Thanks to CBS Radio / WBZ AM 1030 for NightSide Appearance
Thank you again to Dan Rea and his team for a terrific hour on his national radio call-in Show. Great discussion on the Boston University Questrom School of Business Global Management Experience course and a wonderful cross-section of callers.
Here’s the link to the show on NightSide’s web site.
The direct audio link is here:
Dan Rea, a veteran Boston television journalist, is the Host of NightSide on WBZ NewsRadio 1030 every weeknight from 8:00pm to midnight.
In November of 2010, Dan was honored with the prestigious Yankee Quill Award by the Academy of New England Journalists and the New England Society of Newspaper Editors. This distinguished award is considered to be the highest individual honor awarded by fellow journalists in New England.
NightSide focuses on a wide variety of issues, political, economic and social. Rea believes that talk radio is the best way for people to communicate their opinions and ideas on what he calls “North America’s Virtual Back Porch”. Rea encourages challenging conversations and diverse ideas combined with respect and tolerance for the opinion of others. But don’t think for a moment that NightSide is anything but provocative, always interesting and at times, passionate and emotional.
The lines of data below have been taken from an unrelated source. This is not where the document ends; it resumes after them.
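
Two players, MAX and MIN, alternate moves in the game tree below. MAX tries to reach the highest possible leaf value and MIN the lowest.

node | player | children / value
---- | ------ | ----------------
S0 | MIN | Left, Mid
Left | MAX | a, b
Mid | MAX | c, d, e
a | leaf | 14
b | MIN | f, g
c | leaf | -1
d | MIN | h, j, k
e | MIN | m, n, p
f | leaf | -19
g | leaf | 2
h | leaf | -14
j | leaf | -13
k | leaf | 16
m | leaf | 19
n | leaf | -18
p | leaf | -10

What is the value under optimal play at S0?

b (MIN): min(-19, 2) = -19
Left (MAX): max(14, -19) = 14
d (MIN): min(-14, -13, 16) = -14
e (MIN): min(19, -18, -10) = -18
Mid (MAX): max(-1, -14, -18) = -1
S0 (MIN): min(14, -1) = -1

-1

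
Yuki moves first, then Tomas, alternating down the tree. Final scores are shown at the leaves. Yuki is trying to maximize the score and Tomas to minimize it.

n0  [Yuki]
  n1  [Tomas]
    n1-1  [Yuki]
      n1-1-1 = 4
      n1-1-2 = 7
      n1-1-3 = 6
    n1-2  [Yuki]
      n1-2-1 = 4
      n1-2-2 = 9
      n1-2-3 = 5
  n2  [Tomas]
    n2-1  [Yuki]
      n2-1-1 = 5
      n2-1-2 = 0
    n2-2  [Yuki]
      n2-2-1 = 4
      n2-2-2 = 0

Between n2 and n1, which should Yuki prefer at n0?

n2-1 (Yuki): max(5, 0) = 5
n2-2 (Yuki): max(4, 0) = 4
n2 (Tomas): min(5, 4) = 4
n1-1 (Yuki): max(4, 7, 6) = 7
n1-2 (Yuki): max(4, 9, 5) = 9
n1 (Tomas): min(7, 9) = 7
Yuki prefers the higher value; n2=4, n1=7. n1 is better since 7 > 4.

n1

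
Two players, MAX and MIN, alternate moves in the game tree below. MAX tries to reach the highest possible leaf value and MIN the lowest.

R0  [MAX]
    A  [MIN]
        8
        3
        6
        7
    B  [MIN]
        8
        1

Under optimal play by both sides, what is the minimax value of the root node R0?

A (MIN): min(8, 3, 6, 7) = 3
B (MIN): min(8, 1) = 1
R0 (MAX): max(3, 1) = 3

3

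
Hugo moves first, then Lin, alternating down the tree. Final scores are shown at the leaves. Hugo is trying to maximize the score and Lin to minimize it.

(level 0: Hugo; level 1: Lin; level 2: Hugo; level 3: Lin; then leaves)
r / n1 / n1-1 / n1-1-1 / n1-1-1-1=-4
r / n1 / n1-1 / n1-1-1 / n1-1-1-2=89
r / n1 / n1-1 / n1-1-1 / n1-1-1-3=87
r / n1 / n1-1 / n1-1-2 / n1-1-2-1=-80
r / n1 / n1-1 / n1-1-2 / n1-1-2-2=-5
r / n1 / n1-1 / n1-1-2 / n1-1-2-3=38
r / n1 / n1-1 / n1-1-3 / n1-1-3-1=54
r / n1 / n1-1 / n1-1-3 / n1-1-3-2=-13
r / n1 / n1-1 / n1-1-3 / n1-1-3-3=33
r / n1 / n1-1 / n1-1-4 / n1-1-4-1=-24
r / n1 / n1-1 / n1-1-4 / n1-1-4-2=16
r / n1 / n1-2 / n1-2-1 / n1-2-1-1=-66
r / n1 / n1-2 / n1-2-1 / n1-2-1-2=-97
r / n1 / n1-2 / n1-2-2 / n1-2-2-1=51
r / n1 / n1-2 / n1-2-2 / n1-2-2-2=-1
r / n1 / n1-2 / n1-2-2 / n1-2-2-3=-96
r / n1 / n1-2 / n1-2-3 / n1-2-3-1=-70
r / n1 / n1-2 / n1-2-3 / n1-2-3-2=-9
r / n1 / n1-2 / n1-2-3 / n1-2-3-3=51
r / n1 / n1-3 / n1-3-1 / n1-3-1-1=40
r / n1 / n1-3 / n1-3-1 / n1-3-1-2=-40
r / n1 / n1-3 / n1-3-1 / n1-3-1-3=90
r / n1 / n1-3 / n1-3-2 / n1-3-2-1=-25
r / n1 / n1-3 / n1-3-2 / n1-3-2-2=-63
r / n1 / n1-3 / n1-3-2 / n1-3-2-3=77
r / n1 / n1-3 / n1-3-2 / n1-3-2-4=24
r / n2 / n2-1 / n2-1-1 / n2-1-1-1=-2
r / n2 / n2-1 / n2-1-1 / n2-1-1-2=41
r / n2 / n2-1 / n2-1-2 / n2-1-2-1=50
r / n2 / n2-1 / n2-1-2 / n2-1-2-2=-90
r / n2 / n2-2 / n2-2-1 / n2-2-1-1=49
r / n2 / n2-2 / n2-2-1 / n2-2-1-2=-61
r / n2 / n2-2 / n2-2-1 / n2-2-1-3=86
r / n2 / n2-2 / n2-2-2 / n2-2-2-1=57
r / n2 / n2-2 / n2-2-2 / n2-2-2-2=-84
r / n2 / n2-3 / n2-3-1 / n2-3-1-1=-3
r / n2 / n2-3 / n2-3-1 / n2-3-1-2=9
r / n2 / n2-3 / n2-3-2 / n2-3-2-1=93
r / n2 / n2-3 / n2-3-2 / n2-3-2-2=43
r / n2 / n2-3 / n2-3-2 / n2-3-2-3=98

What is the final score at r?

-61

n1-1-1 (Lin): min(-4, 89, 87) = -4
n1-1-2 (Lin): min(-80, -5, 38) = -80
n1-1-3 (Lin): min(54, -13, 33) = -13
n1-1-4 (Lin): min(-24, 16) = -24
n1-1 (Hugo): max(-4, -80, -13, -24) = -4
n1-2-1 (Lin): min(-66, -97) = -97
n1-2-2 (Lin): min(51, -1, -96) = -96
n1-2-3 (Lin): min(-70, -9, 51) = -70
n1-2 (Hugo): max(-97, -96, -70) = -70
n1-3-1 (Lin): min(40, -40, 90) = -40
n1-3-2 (Lin): min(-25, -63, 77, 24) = -63
n1-3 (Hugo): max(-40, -63) = -40
n1 (Lin): min(-4, -70, -40) = -70
n2-1-1 (Lin): min(-2, 41) = -2
n2-1-2 (Lin): min(50, -90) = -90
n2-1 (Hugo): max(-2, -90) = -2
n2-2-1 (Lin): min(49, -61, 86) = -61
n2-2-2 (Lin): min(57, -84) = -84
n2-2 (Hugo): max(-61, -84) = -61
n2-3-1 (Lin): min(-3, 9) = -3
n2-3-2 (Lin): min(93, 43, 98) = 43
n2-3 (Hugo): max(-3, 43) = 43
n2 (Lin): min(-2, -61, 43) = -61
r (Hugo): max(-70, -61) = -61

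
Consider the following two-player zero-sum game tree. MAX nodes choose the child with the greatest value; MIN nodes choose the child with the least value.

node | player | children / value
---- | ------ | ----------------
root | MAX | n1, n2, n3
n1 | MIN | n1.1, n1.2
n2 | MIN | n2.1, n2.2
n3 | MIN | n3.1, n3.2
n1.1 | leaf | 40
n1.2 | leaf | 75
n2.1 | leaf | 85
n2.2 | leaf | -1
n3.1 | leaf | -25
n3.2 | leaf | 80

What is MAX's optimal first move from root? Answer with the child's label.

n1 (MIN): min(40, 75) = 40
n2 (MIN): min(85, -1) = -1
n3 (MIN): min(-25, 80) = -25
root (MAX): max(40, -1, -25) = 40
MAX at root wants the highest of {n1=40, n2=-1, n3=-25}, so chooses n1.

n1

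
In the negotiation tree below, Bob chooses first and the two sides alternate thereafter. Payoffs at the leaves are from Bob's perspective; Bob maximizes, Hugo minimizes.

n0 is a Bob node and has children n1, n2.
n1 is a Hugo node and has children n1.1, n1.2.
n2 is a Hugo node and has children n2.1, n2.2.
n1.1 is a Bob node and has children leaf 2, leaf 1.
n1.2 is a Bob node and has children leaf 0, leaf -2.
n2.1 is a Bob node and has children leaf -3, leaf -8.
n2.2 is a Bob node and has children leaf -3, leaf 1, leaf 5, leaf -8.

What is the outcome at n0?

n1.1 (Bob): max(2, 1) = 2
n1.2 (Bob): max(0, -2) = 0
n1 (Hugo): min(2, 0) = 0
n2.1 (Bob): max(-3, -8) = -3
n2.2 (Bob): max(-3, 1, 5, -8) = 5
n2 (Hugo): min(-3, 5) = -3
n0 (Bob): max(0, -3) = 0

0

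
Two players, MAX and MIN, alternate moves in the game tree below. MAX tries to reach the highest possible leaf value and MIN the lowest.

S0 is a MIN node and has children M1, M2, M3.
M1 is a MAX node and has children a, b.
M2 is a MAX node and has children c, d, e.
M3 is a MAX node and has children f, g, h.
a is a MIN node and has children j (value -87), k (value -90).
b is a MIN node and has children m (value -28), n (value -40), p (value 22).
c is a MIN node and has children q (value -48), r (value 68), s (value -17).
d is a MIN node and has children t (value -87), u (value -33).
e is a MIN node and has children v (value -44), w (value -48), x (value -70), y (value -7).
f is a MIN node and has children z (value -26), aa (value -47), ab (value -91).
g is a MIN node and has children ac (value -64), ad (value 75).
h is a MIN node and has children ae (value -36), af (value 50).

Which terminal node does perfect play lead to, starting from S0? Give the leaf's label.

q

a (MIN): min(-87, -90) = -90
b (MIN): min(-28, -40, 22) = -40
M1 (MAX): max(-90, -40) = -40
c (MIN): min(-48, 68, -17) = -48
d (MIN): min(-87, -33) = -87
e (MIN): min(-44, -48, -70, -7) = -70
M2 (MAX): max(-48, -87, -70) = -48
f (MIN): min(-26, -47, -91) = -91
g (MIN): min(-64, 75) = -64
h (MIN): min(-36, 50) = -36
M3 (MAX): max(-91, -64, -36) = -36
S0 (MIN): min(-40, -48, -36) = -48
At S0, MIN picks M2 (lowest: -48).
At M2, MAX picks c (highest: -48).
At c, MIN picks q (lowest: -48).
Terminal value -48.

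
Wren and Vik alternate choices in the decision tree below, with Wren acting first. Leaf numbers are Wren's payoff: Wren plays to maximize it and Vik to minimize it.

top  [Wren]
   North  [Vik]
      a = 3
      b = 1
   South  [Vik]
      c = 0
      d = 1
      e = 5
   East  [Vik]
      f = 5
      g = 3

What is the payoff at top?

North (Vik): min(3, 1) = 1
South (Vik): min(0, 1, 5) = 0
East (Vik): min(5, 3) = 3
top (Wren): max(1, 0, 3) = 3

3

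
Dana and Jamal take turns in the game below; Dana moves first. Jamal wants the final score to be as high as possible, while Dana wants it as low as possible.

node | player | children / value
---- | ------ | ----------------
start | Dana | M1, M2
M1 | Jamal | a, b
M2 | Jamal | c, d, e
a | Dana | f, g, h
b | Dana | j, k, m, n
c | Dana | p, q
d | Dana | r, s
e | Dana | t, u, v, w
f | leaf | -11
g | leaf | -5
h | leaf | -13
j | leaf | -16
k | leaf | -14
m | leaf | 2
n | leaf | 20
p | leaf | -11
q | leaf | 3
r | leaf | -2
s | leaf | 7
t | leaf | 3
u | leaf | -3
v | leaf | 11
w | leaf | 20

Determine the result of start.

-13

a (Dana): min(-11, -5, -13) = -13
b (Dana): min(-16, -14, 2, 20) = -16
M1 (Jamal): max(-13, -16) = -13
c (Dana): min(-11, 3) = -11
d (Dana): min(-2, 7) = -2
e (Dana): min(3, -3, 11, 20) = -3
M2 (Jamal): max(-11, -2, -3) = -2
start (Dana): min(-13, -2) = -13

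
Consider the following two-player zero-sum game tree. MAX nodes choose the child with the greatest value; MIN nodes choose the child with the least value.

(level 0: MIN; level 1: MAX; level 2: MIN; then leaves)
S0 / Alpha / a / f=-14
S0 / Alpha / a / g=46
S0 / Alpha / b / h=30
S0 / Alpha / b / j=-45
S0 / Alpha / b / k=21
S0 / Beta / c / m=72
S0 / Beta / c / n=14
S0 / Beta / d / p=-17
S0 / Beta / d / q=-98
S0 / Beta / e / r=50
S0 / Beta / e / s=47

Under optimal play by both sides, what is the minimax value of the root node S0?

-14

a (MIN): min(-14, 46) = -14
b (MIN): min(30, -45, 21) = -45
Alpha (MAX): max(-14, -45) = -14
c (MIN): min(72, 14) = 14
d (MIN): min(-17, -98) = -98
e (MIN): min(50, 47) = 47
Beta (MAX): max(14, -98, 47) = 47
S0 (MIN): min(-14, 47) = -14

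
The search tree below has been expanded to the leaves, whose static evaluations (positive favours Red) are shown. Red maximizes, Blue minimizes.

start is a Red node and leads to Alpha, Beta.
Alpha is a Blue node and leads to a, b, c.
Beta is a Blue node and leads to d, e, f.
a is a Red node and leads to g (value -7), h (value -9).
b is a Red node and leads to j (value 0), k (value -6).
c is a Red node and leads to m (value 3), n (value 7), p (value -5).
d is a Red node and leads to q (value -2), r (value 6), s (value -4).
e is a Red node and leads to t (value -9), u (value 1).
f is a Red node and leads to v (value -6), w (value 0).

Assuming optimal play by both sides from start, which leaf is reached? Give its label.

w

a (Red): max(-7, -9) = -7
b (Red): max(0, -6) = 0
c (Red): max(3, 7, -5) = 7
Alpha (Blue): min(-7, 0, 7) = -7
d (Red): max(-2, 6, -4) = 6
e (Red): max(-9, 1) = 1
f (Red): max(-6, 0) = 0
Beta (Blue): min(6, 1, 0) = 0
start (Red): max(-7, 0) = 0
At start, Red picks Beta (highest: 0).
At Beta, Blue picks f (lowest: 0).
At f, Red picks w (highest: 0).
Terminal value 0.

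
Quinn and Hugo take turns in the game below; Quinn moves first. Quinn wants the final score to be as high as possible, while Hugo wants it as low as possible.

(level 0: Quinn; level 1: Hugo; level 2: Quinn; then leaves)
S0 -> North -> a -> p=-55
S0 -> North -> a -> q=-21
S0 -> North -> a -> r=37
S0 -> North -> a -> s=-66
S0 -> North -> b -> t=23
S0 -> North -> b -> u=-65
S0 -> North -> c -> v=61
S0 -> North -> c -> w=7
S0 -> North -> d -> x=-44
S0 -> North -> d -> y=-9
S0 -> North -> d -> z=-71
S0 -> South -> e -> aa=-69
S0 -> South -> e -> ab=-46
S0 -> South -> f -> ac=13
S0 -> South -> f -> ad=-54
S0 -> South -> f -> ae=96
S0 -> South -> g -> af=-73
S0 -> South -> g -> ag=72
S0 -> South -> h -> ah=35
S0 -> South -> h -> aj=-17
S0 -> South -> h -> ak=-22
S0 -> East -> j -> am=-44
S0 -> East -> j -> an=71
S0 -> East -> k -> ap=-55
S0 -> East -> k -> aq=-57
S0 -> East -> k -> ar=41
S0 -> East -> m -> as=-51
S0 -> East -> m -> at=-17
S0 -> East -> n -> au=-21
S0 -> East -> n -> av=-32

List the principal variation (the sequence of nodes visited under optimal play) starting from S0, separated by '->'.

a (Quinn): max(-55, -21, 37, -66) = 37
b (Quinn): max(23, -65) = 23
c (Quinn): max(61, 7) = 61
d (Quinn): max(-44, -9, -71) = -9
North (Hugo): min(37, 23, 61, -9) = -9
e (Quinn): max(-69, -46) = -46
f (Quinn): max(13, -54, 96) = 96
g (Quinn): max(-73, 72) = 72
h (Quinn): max(35, -17, -22) = 35
South (Hugo): min(-46, 96, 72, 35) = -46
j (Quinn): max(-44, 71) = 71
k (Quinn): max(-55, -57, 41) = 41
m (Quinn): max(-51, -17) = -17
n (Quinn): max(-21, -32) = -21
East (Hugo): min(71, 41, -17, -21) = -21
S0 (Quinn): max(-9, -46, -21) = -9
At S0, Quinn picks North (highest: -9).
At North, Hugo picks d (lowest: -9).
At d, Quinn picks y (highest: -9).
Terminal value -9.

S0 -> North -> d -> y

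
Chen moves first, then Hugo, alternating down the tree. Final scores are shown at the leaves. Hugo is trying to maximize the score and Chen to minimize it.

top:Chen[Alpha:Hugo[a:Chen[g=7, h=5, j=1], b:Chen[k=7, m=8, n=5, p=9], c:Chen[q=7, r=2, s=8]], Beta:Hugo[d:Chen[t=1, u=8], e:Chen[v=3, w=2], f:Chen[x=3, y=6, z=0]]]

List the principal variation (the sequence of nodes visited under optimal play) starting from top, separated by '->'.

top -> Beta -> e -> w

a (Chen): min(7, 5, 1) = 1
b (Chen): min(7, 8, 5, 9) = 5
c (Chen): min(7, 2, 8) = 2
Alpha (Hugo): max(1, 5, 2) = 5
d (Chen): min(1, 8) = 1
e (Chen): min(3, 2) = 2
f (Chen): min(3, 6, 0) = 0
Beta (Hugo): max(1, 2, 0) = 2
top (Chen): min(5, 2) = 2
At top, Chen picks Beta (lowest: 2).
At Beta, Hugo picks e (highest: 2).
At e, Chen picks w (lowest: 2).
Terminal value 2.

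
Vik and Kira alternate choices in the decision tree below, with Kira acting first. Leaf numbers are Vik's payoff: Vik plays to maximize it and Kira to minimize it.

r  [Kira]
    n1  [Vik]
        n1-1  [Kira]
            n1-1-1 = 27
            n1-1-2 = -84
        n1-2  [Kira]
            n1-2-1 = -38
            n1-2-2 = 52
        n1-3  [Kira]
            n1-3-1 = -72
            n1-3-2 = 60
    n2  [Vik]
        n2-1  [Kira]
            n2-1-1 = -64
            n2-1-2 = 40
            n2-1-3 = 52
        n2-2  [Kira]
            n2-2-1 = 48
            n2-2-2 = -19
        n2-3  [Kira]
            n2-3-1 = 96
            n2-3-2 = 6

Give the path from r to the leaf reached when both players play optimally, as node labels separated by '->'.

n1-1 (Kira): min(27, -84) = -84
n1-2 (Kira): min(-38, 52) = -38
n1-3 (Kira): min(-72, 60) = -72
n1 (Vik): max(-84, -38, -72) = -38
n2-1 (Kira): min(-64, 40, 52) = -64
n2-2 (Kira): min(48, -19) = -19
n2-3 (Kira): min(96, 6) = 6
n2 (Vik): max(-64, -19, 6) = 6
r (Kira): min(-38, 6) = -38
At r, Kira picks n1 (lowest: -38).
At n1, Vik picks n1-2 (highest: -38).
At n1-2, Kira picks n1-2-1 (lowest: -38).
Terminal value -38.

r -> n1 -> n1-2 -> n1-2-1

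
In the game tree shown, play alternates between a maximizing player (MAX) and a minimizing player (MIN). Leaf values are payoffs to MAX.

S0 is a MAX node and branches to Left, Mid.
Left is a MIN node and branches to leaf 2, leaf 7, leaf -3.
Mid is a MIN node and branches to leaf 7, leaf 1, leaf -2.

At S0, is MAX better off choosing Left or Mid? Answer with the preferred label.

Left (MIN): min(2, 7, -3) = -3
Mid (MIN): min(7, 1, -2) = -2
MAX prefers the higher value; Left=-3, Mid=-2. Mid is better since -2 > -3.

Mid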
Dan Rea is a native Bostonian, educated at the Boston Latin School, Boston State College and Boston University School of Law. Dan spent thirty-one years as an on-air television reporter at WBZ Radio’s sister television station, WBZ-TV, the CBS affiliate in Boston.
While working as a general assignment, investigative and political reporter at WBZ-TV, Rea won many awards, including two Regional Emmys and nine Regional Emmy Nominations. His reporting took Rea across America and to Europe several times to follow stories involving New Englanders. Rea has interviewed every American President since Gerald R. Ford.
Rea considers his most important work in television a fifteen year crusade that helped gain freedom for Joe Salvati, a Boston man wrongfully convicted for a 1965 murder of which Salvati was completely innocent. Rea exposed corruption within the Boston office of the F.B.I., whose agents conspired with a disgraced federal informant to wrongfully, intentionally and maliciously convict Salvati and three other innocent men. The men and their families were awarded over $ 101,000,000 by Federal District Court Judge Nancy Gertner on July 26, 2007, a day during which Rea concluded his career at WBZ-TV with a series of day-long on air reports.